In a filing Monday with the Securities and Exchange Commission, Caesars said the sides failed to reach agreement in the bankruptcy restructuring of Caesars Entertainment Operating Co.
In January, Caesars placed CEOC into Chapter 11 bankruptcy and wants to convert the division into a real estate investment trust. The casinos operated by CEOC cover $18.4 billion of the company’s gaming industry-high $22.8 billion of debt. The move would create two companies, a REIT owning the real estate and buildings and an operating company leasing back the casinos.
The restructuring is expected to trim almost $10 billion of debt from the books.
The plan has failed to get full creditor support, although the company has said some 80 percent of the top bond holders have approved the deal. Several lawsuits filed by second tier creditors over the transfer of various casino properties into Caesars Growth Partners could jeopardize the reorganization efforts.

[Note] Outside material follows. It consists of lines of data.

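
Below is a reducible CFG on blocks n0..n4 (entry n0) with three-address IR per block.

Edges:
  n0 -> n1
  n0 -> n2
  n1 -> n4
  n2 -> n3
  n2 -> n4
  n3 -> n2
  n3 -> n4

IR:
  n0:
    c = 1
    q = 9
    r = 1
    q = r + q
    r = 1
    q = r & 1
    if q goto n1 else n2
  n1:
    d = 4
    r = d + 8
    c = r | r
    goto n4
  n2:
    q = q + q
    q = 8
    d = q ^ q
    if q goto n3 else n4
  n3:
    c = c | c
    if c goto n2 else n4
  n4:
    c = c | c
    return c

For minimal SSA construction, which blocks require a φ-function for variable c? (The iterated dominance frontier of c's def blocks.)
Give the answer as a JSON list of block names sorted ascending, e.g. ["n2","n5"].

idom tree: n1←n0 n2←n0 n3←n2 n4←n0
Join-block Dom:
  n2: preds {n0,n3}: {n0} ∩ {n0,n2,n3} = {n0}; idom=n0
  n4: preds {n1,n2,n3}: {n0,n1} ∩ {n0,n2} ∩ {n0,n2,n3} = {n0}; idom=n0

Frontier:
  n2←n0: walk · to n0
  n2←n3: walk n3→n2 to n0
  n4←n1: walk n1 to n0
  n4←n2: walk n2 to n0
  n4←n3: walk n3→n2 to n0
  DF(n0)=∅
  DF(n1)={n4}
  DF(n2)={n2,n4}
  DF(n3)={n2,n4}
  DF(n4)=∅

φ for c: defs {n0,n1,n3,n4}
  DF⁺ = {n2,n4}

Answer: ["n2", "n4"]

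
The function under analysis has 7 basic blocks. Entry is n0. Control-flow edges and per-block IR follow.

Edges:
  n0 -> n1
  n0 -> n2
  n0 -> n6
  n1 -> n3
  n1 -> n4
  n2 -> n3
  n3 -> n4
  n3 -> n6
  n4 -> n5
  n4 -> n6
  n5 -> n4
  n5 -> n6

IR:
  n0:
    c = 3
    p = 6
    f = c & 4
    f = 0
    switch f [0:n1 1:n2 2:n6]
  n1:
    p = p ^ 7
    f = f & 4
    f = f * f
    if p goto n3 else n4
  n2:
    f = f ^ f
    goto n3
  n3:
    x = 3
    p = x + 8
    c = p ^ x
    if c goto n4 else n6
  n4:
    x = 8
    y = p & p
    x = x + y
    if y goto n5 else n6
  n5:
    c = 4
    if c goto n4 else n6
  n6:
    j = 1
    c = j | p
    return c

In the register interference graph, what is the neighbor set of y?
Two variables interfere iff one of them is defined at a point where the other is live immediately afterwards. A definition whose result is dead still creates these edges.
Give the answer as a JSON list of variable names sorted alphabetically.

Answer: ["p", "x"]

Analysis:
Per-block:
  n0: {c,f,p} / ∅
  n1: {f,p} / {f,p}
  n2: {f} / {f}
  n3: {c,p,x} / ∅
  n4: {x,y} / {p}
  n5: {c} / ∅
  n6: {c,j} / {p}

Backward fixpoint:
  n0: in=∅ out={f,p}
  n1: in={f,p} out={p}
  n2: in={f} out=∅
  n3: in=∅ out={p}
  n4: in={p} out={p}
  n5: in={p} out={p}
  n6: in={p} out=∅

Interfere edges:
  c — {p}
  f — {p}
  j — {p}
  p — {c,f,j,x,y}
  x — {p,y}
  y — {p,x}

N(y) = ["p", "x"]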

CEOC controls Caesars Palace, Caesars Atlantic City, Harrah’s Reno and more than a dozen regional properties.
In the SEC filing, Caesars detailed several steps it offered in the talks with creditors, which are primarily banks.
Among the offers included Caesars paying cash of 5 percent to 10 percent face value of CEOC’s first and second lien bank debt to the operating company created by the REIT. CEOC would also 25 percent of its annual free cash flow to pay off second lien creditors and holders of bank debt. Caesars would also make an upfront payment of $62.5 million to creditors.
“At this time (the company and the creditors) have been unable to reach an agreement on the terms of the proposed changes,” Caesars wrote in the filing. “Accordingly, as of (Sunday). Caesars has ceased discussions.”
Earlier this month, Caesars said its first-lien creditors, who are owed billions, would control the REIT’s board of directors.
In July, Caesars said it struck an agreement with a large group of the company’s second-tier debt holders on the restructuring that gave the group better terms on their recovery but could delay the exit from bankruptcy by six months. So far, just 20 percent of the bond holders had signed on to the deal.
Caesars has also agreed to allow the real estate company created by the bankruptcy first right to acquire Harrah’s New Orleans and Harrah’s Laughlin, which are not part of the bankruptcy, and move the properties into the planned REIT.
The casinos controlled by Caesars Growth Partners would also be folded back into the parent company and the division would be dissolved. Caesars owns 57 percent of Caesars Growth Partners.
Caesars was handed a setback this month when the bankruptcy judge said the company could not pursue a fast appeal to his ruling that allows bondholder lawsuits to proceed. Caesars is seeking a fast appeal through the U.S. District Court.
Caesars wants to overturn the ruling, saying four lawsuits by bondholders in New York and Delaware could push the entire Las Vegas-based company into bankruptcy.